One such hospital chain, Intermountain Health Care, is no exception. This organization, with 21 hospitals in Utah and Southern Idaho as well as numerous clinics and care centers, had been providing compliance and certification courses to employees in the traditional manner through stand-up presentations and paper tests. However, IHC found that manually documenting training for 25,000 employees required ever increasing resources, costing the company nearly $1 million annually.
The old educational system required that employees expend valuable work time to attend class. That forced the hospitals to hire additional staff to cover the time when these professionals were attending required courses, another added expense and a scheduling nightmare.
IHC decided to confront this challenge by developing and then offering short computer-based course modules and then testing students immediately afterwards using computerized assessments. The courses consist of over 350 modules that employees can take on the hospital floor during downtime or when there is satisfactory coverage. Some of the modules provide information about state, federal, and corporate regulations. Others review critical procedures such as blood-borne pathogens. Interactive training modules run for three to five minutes.
Each nurse/employee reviews a short CBT program or a video and then takes a computerized test or survey using Questionmark to ensure both that they have actually taken the course – an important compliance requirement – and have understood the material. This allows immediate tracking for subsequent employee surveys.
Some of the hospitals have set up small training areas where the employees can take courses and complete the tests. Others use computers right at their nursing stations. The critical factor is that nurses can take courses while they remain near patient rooms.

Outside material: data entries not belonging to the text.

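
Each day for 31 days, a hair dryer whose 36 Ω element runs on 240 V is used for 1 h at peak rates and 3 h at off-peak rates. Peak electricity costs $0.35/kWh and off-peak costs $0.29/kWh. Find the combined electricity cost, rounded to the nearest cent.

Power = V²/R = 240²/36 = 1600 W = 1.6 kW
Peak energy = 1.6 kW × 1 h × 31 = 49.6 kWh
Off-peak energy = 1.6 kW × 3 h × 31 = 148.8 kWh
Cost = 49.6 × $0.35 + 148.8 × $0.29 = $17.36 + $43.152 = $60.51

$60.51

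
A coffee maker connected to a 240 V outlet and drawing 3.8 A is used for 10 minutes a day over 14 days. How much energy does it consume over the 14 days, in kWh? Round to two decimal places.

2.13 kWh

Power = 3.8 A × 240 V = 912 W = 0.912 kW
Runtime = 10 min × 14 = 140 min = 2.333333… h
Energy = 0.912 kW × 2.333333… h = 2.128 kWh ≈ 2.13 kWh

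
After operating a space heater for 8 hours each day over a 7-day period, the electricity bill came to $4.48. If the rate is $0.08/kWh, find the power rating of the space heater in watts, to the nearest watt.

1000 W

Energy = $4.48 ÷ $0.08/kWh = 56 kWh
Runtime = 8 h/day × 7 days = 56 h
Power = 56 kWh ÷ 56 h = 1 kW = 1000 W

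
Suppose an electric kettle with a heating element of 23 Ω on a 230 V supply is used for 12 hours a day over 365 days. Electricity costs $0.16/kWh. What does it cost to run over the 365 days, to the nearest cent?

$1611.84

Power = V²/R = 230²/23 = 2300 W = 2.3 kW
Runtime = 12 h/day × 365 days = 4380 h
Energy = 2.3 kW × 4380 h = 10074 kWh
Cost = 10074 kWh × $0.16/kWh = $1611.84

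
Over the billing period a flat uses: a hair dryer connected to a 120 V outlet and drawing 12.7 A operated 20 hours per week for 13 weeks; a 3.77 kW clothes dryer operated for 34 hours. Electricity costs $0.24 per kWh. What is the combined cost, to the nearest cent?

hair dryer: Power = 12.7 A × 120 V = 1524 W = 1.524 kW
hair dryer: Runtime = 20 h/week × 13 weeks = 260 h
hair dryer: 1.524 kW × 260 h = 396.24 kWh
clothes dryer: 3.77 kW × 34 h = 128.18 kWh
Total energy = 524.42 kWh
Cost = 524.42 × $0.24 = $125.86

$125.86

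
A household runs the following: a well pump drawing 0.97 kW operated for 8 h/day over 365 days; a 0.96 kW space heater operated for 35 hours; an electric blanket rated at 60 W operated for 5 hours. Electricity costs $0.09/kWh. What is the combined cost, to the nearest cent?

$257.97

well pump: Runtime = 8 h/day × 365 days = 2920 h
well pump: 0.97 kW × 2920 h = 2832.4 kWh
space heater: 0.96 kW × 35 h = 33.6 kWh
electric blanket: 0.06 kW × 5 h = 0.3 kWh
Total energy = 2866.3 kWh
Cost = 2866.3 × $0.09 = $257.97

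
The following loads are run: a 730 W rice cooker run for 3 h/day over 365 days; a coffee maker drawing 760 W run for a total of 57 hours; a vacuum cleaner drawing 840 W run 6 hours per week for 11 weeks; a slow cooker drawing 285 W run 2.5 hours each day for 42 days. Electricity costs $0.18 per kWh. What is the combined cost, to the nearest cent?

rice cooker: Runtime = 3 h/day × 365 days = 1095 h
rice cooker: 0.73 kW × 1095 h = 799.35 kWh
coffee maker: 0.76 kW × 57 h = 43.32 kWh
vacuum cleaner: Runtime = 6 h/week × 11 weeks = 66 h
vacuum cleaner: 0.84 kW × 66 h = 55.44 kWh
slow cooker: Runtime = 2.5 h/day × 42 days = 105 h
slow cooker: 0.285 kW × 105 h = 29.925 kWh
Total energy = 928.035 kWh
Cost = 928.035 × $0.18 = $167.05

$167.05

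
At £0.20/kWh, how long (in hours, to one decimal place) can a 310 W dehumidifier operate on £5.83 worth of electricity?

Energy available = £5.83 ÷ £0.20/kWh = 29.15 kWh
Hours = 29.15 kWh ÷ 0.31 kW = 94.0 h

94.0 h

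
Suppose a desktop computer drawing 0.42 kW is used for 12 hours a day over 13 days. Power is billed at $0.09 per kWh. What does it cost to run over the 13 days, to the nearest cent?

Runtime = 12 h/day × 13 days = 156 h
Energy = 0.42 kW × 156 h = 65.52 kWh
Cost = 65.52 kWh × $0.09/kWh = $5.90

$5.90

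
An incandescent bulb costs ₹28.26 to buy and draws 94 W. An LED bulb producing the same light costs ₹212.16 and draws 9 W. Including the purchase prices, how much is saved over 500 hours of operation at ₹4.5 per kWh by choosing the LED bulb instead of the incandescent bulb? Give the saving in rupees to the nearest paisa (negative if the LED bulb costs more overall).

₹7.35

incandescent bulb: ₹28.26 + (94/1000) kW × 500 h × ₹4.5 = ₹28.26 + ₹211.5 = ₹239.76
LED bulb: ₹212.16 + (9/1000) kW × 500 h × ₹4.5 = ₹212.16 + ₹20.25 = ₹232.41
Saving = ₹239.76 − ₹232.41 = ₹7.35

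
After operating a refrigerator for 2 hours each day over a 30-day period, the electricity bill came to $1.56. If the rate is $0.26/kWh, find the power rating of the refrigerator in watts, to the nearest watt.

100 W

Energy = $1.56 ÷ $0.26/kWh = 6 kWh
Runtime = 2 h/day × 30 days = 60 h
Power = 6 kWh ÷ 60 h = 0.1 kW = 100 W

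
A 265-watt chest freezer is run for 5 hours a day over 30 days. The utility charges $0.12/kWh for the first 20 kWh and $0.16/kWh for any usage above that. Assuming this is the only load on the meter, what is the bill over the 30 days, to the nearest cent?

$5.56

Runtime = 5 h/day × 30 days = 150 h
Energy = 0.265 kW × 150 h = 39.75 kWh
Tier 1 (0–20 kWh): 20 × $0.12 = $2.4
Above 20 kWh: 19.75 × $0.16 = $3.16
Bill = $5.56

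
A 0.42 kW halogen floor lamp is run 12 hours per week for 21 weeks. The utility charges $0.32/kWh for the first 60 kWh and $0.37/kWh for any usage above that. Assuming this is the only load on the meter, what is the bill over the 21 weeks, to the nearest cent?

Runtime = 12 h/week × 21 weeks = 252 h
Energy = 0.42 kW × 252 h = 105.84 kWh
Tier 1 (0–60 kWh): 60 × $0.32 = $19.2
Above 60 kWh: 45.84 × $0.37 = $16.9608
Bill = $36.16

$36.16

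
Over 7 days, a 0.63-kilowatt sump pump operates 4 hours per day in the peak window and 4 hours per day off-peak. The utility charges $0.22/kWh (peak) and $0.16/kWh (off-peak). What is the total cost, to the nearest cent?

$6.70

Peak energy = 0.63 kW × 4 h × 7 = 17.64 kWh
Off-peak energy = 0.63 kW × 4 h × 7 = 17.64 kWh
Cost = 17.64 × $0.22 + 17.64 × $0.16 = $3.8808 + $2.8224 = $6.70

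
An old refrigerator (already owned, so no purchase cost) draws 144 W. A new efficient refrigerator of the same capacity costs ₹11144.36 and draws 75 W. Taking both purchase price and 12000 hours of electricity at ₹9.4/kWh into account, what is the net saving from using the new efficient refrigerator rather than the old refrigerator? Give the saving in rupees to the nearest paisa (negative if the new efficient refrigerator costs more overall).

-₹3361.16

old refrigerator: ₹0.00 + (144/1000) kW × 12000 h × ₹9.4 = ₹0.00 + ₹16243.2 = ₹16243.2
new efficient refrigerator: ₹11144.36 + (75/1000) kW × 12000 h × ₹9.4 = ₹11144.36 + ₹8460 = ₹19604.36
Saving = ₹16243.2 − ₹19604.36 = −₹3361.16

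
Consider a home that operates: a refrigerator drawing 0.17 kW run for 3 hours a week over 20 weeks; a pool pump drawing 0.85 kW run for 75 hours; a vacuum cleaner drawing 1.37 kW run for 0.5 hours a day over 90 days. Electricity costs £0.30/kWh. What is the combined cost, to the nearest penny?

£40.68

refrigerator: Runtime = 3 h/week × 20 weeks = 60 h
refrigerator: 0.17 kW × 60 h = 10.2 kWh
pool pump: 0.85 kW × 75 h = 63.75 kWh
vacuum cleaner: Runtime = 0.5 h/day × 90 days = 45 h
vacuum cleaner: 1.37 kW × 45 h = 61.65 kWh
Total energy = 135.6 kWh
Cost = 135.6 × £0.30 = £40.68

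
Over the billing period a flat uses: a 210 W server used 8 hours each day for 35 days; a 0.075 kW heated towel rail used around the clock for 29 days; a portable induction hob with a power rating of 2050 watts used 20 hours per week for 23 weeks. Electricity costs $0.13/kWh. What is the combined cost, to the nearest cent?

$137.02

server: Runtime = 8 h/day × 35 days = 280 h
server: 0.21 kW × 280 h = 58.8 kWh
heated towel rail: Runtime = 24 h × 29 = 696 h
heated towel rail: 0.075 kW × 696 h = 52.2 kWh
portable induction hob: Runtime = 20 h/week × 23 weeks = 460 h
portable induction hob: 2.05 kW × 460 h = 943 kWh
Total energy = 1054 kWh
Cost = 1054 × $0.13 = $137.02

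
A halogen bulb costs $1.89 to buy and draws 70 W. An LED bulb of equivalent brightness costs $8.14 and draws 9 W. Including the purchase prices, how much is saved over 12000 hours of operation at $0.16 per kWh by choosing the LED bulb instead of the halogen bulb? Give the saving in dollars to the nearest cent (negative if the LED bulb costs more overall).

$110.87

halogen bulb: $1.89 + (70/1000) kW × 12000 h × $0.16 = $1.89 + $134.4 = $136.29
LED bulb: $8.14 + (9/1000) kW × 12000 h × $0.16 = $8.14 + $17.28 = $25.42
Saving = $136.29 − $25.42 = $110.87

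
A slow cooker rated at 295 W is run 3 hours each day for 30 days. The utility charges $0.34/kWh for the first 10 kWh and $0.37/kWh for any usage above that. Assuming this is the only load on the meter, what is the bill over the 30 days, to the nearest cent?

Runtime = 3 h/day × 30 days = 90 h
Energy = 0.295 kW × 90 h = 26.55 kWh
Tier 1 (0–10 kWh): 10 × $0.34 = $3.4
Above 10 kWh: 16.55 × $0.37 = $6.1235
Bill = $9.52

$9.52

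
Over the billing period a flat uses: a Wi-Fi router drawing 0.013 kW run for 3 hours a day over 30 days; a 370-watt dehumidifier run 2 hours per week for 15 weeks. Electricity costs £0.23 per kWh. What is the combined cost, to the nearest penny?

£2.82

Wi-Fi router: Runtime = 3 h/day × 30 days = 90 h
Wi-Fi router: 0.013 kW × 90 h = 1.17 kWh
dehumidifier: Runtime = 2 h/week × 15 weeks = 30 h
dehumidifier: 0.37 kW × 30 h = 11.1 kWh
Total energy = 12.27 kWh
Cost = 12.27 × £0.23 = £2.82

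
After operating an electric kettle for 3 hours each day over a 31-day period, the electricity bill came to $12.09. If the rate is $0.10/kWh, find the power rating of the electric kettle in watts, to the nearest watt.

Energy = $12.09 ÷ $0.10/kWh = 120.9 kWh
Runtime = 3 h/day × 31 days = 93 h
Power = 120.9 kWh ÷ 93 h = 1.3 kW = 1300 W

1300 W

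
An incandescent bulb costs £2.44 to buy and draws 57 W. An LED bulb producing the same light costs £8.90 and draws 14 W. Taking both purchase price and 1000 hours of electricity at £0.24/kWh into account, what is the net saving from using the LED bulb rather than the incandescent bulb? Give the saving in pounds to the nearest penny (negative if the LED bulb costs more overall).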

Using online courseware and testing with Questionmark has had profound effects upon Intermountain Health Care, some intended and others serendipitous. As the hospital chain hoped, the technique has saved the institution a great deal of money. Not only does the system dispense with paper and stand-up presentations but it also frees up supervisors from having to document participation by employees. Supervisors can, using Questionmark together with the Pathlore Learning Management System, quickly discover who has and who hasn’t taken – and passed – any particular course. The nurses themselves also learn what they’ve completed and what remains to be taken.
IHC was surprised to discover that using Questionmark has actually forced test authors to really think about what they are doing and, therefore, create better tests.
“Some people can get a bit lazy when they write tests and create questions such as fill-in-the-blank,” said Scott Wilde, senior consultant for documentation and training at IHC. “We discovered that using Questionmark caused people to actually make better tests. They have to think about the questions more and, in the long run, came up with an improved assessment.”
Since all of the hospitals in the system utilize the same electronic materials, the organization has been able to better align all of its policies and procedures and keep those policies current, something the manual system didn’t encourage. That’s particularly important because regulations and procedures change continually and using computer-based training in conjunction with Questionmark enables IHC to easily keep pace with those changes.